5. Accessing Delta Lake
We must configure our environment to recognize the Delta format before we start creating and querying Delta tables. Open source Apache Spark does not bundle Delta Lake by default, so depending on where we run Spark, we may need to take a few additional steps.
5.1. Apache Spark
For vanilla Spark deployments, we need to explicitly add the Delta Lake library and configure Spark to understand Delta’s extended SQL features. To achieve this, we first need to add the Maven dependency in the pom.xml:
<dependency>
<groupId>io.delta</groupId>
<artifactId>delta-core_2.12</artifactId>
<version>2.4.0</version>
</dependency>
We then instruct Spark to use Delta’s custom extensions and catalog. Spark applies this configuration when it creates the session:
SparkSession spark = SparkSession.builder()
.appName("DeltaExample")
.config("spark.sql.extensions", "io.delta.sql.DeltaSparkSessionExtension")
.config("spark.sql.catalog.spark_catalog", "org.apache.spark.sql.delta.catalog.DeltaCatalog")
.getOrCreate();
We now create Delta tables using Spark DataFrame or SQL. Let’s now create a sample table at a temporary location and register it as a Delta table in Spark SQL:
public static String preparePeopleTable(SparkSession spark) {
try {
String tablePath = Files.createTempDirectory("delta-table-").toAbsolutePath().toString();
Dataset<Row> data = spark.createDataFrame(
java.util.Arrays.asList(
new Person(1, "Alice"),
new Person(2, "Bob")
),
Person.class
);
data.write().format("delta").mode("overwrite").save(tablePath);
spark.sql("DROP TABLE IF EXISTS people");
spark.sql("CREATE TABLE IF NOT EXISTS people USING DELTA LOCATION '" + tablePath + "'");
return tablePath;
} catch (Exception e) {
throw new RuntimeException(e);
}
}
Now let’s verify that the table we created is indeed a Delta table:
@Test
void givenDeltaLake_whenUsingDeltaFormat_thenPrintAndValidate() {
Dataset<Row> df = spark.sql("DESCRIBE DETAIL people");
df.show(false);
Row row = df.first();
assertEquals("file:"+tablePath, row.getAs("location"));
assertEquals("delta", row.getAs("format"));
assertTrue(row.<Long>getAs("numFiles") >= 1);
}
With these configurations, Spark knows how to interpret Delta’s transaction log and metadata. This means we can run SQL commands like MERGE INTO, VACUUM, or time-travel queries that are unique to Delta Lake.
5.2. Databricks
Delta Lake is fully integrated and enabled by default in Databricks. As a result, we can immediately create Delta tables using SQL or the DataFrame API, and explore advanced functionality like schema evolution, upserts, and time travel without any manual setup.
Additionally, Databricks provides notebook or console-based interfaces where users can query Delta Lake without needing to write connection logic themselves.
This seamless integration allows us to focus on building pipelines and analyzing data, rather than managing dependencies or configurations.
5.3. Other Engines
Delta Lake isn’t limited to Spark. It also works with other engines such as Trino, Presto, Flink, and Hive.

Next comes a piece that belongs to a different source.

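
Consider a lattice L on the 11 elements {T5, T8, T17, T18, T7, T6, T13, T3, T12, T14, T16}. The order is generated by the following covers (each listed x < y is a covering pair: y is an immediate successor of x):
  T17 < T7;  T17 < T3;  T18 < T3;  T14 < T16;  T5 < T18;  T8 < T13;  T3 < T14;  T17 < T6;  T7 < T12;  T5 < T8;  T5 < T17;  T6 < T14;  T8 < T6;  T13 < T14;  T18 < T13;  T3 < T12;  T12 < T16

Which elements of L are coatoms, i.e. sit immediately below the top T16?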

Tools like Trino and Presto connect through the Delta connector plugin, while Flink has its own dedicated Delta connector library. Hive also integrates with Delta through separate connectors.
The key thing to remember is that these connectors are not included by default and must be installed on your cluster before you can query Delta tables.
6. Conclusion
In this article, we explored the fundamentals of Delta Lake, including its key features and functionality.
Delta Lake transforms raw data lakes into reliable, high-performance platforms with ACID transactions, schema enforcement, time travel, and unified batch/streaming, ensuring accurate, consistent, and accessible data for any workload.
As always, the examples in this article are available over on GitHub.